In parts of the developing world, they’re doing similar stay-at-home quarantines and closing nonessential businesses but without compensating action by governments to mitigate the economic pain. Many governments simply can’t afford to do it. Looking ahead, I worry much more about those economies recovering.
Q: Will this shape how you think about risk management?
We set our risk-management tolerance with the expectation that it would be tested by real-world events, whether business or economic cycles or something unexpected like COVID. On that front, I think we did pretty well with our risk management. Our diversification helped.
I think quite a few companies were more aggressive in taking on risk than they truly understood. For a long period, there’s been a discounting of risks of from globalization and other sources, until, in recent years, we saw the increase in trade tensions. We saw people considering political risk associated with far-flung supply chains and or sourcing everything through imports. There’s a lot of rethinking of globalization. Now people are going to be thinking about risk with respect to health.
Shareholders, credit markets, and bank lenders may well be applying pressure to companies to rethink risk and rethink diversification. People tend to look at concentration—customer concentration or supplier concentration—with different lenses depending upon recent experience. This may be an experience where the wrong customer or supplier concentration isn’t going to be forgotten soon.

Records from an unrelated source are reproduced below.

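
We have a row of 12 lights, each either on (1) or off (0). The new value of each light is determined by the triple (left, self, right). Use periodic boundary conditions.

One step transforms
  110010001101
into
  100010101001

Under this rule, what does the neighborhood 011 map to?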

Q: How do you approach diversification?
Where the opportunity presents itself to diversify, we diversify. We talk to our customers and indeed to our suppliers about diversification all the time. With customers we say, “It’s in your interest if we bring you additional supply possibilities from other parts of the world. They may not even be as competitive as your most familiar source, but it’s diversification for risk management purposes.” Likewise, with our suppliers we’ll point out the value of geographic and use diversification in their customers.
Coming out of this, we’re going to have more receptivity to the idea of diversification on both sides of our supply chain.